The equipment we use for cleaning air ducts is a custom-made and versatile device that basically transforms your HVAC system into a giant reverse vacuum. The hose from our machine is connected either through the plenum of your HVAC system or to the nearest accessible vent opening. All other vent openings are then sealed off from the inside, and the system is turned on. One by one, we move through each of the duct lines with a rotating brush tool, while the negative pressure created by the machine carries all the contaminants in the ductwork safely to the impenetrable filter of our unit. After each line is scrubbed, we then use a fogging machine in each of the lines to carry a vaporized, micron-sized dose of disinfectant all the way through the entire HVAC system and back into our machine, ensuring that the lines are not only clean, but microbially deactivated. After the deactivation and enough time has passed for the product to dry, we may then pass an anti-microbial encapsulant through each of the air ducts, the air returns and into the air handler itself. This encapsulant forms a residual coating inside the HVAC system, which kills any remaining microbial spores beneath it and does not allow any new contaminants to grow on top of it in the future. Once this process is completed, the vent covers are re-attached, the unit is re-assembled, turned back on and tested, and a final optional fogging treatment of the air inside the building is done before handing it all back over to you!

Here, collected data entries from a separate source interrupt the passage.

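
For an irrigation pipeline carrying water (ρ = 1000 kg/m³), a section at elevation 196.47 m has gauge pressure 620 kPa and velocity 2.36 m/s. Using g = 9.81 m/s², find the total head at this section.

Pressure head ψ = P/(ρg) = 620×1000 / (1000 × 9.81) = 63.20 m.
Velocity head = v²/(2g) = 2.36² / (2 × 9.81) = 0.284 m.
h = z + ψ + v²/(2g) = 196.47 + 63.20 + 0.284 = 259.95 m.

h ≈ 259.95 m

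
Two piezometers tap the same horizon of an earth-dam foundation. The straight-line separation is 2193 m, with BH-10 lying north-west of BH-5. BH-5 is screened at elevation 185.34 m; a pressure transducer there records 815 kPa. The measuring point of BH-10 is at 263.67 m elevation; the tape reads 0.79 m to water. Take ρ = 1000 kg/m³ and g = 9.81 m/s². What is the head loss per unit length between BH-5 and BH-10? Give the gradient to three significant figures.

Pressure head at BH-5: ψ = P/(ρg) = 815×1000 / (1000 × 9.81) = 83.08 m.
Total head at BH-5: h = z + ψ = 185.34 + 83.08 = 268.42 m.
Total head at BH-10: h = 263.67 − 0.79 = 262.88 m.
Head difference: h(BH-5) − h(BH-10) = 268.42 − 262.88 = 5.54 m.
Hydraulic gradient: i = |Δh| / L = 5.54 / 2193 = 0.00253.

i ≈ 0.00253 m/m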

 It’s important to note that all of the extra steps and equipment we use in our HVAC cleaning projects for multi-million dollar fabrication or distribution facilities are the same steps we take and routinely recommend in each of our customer’s personal homes. Whether offshore or industrial, commercial or residential, no matter how big or how small, we all have the right to breathe clean air in our homes and at our jobs, and that’s why we go above and beyond to ensure that our clients receive the best work and the best results we can possibly offer each and every time, so that we can breathe easier knowing that you will be too!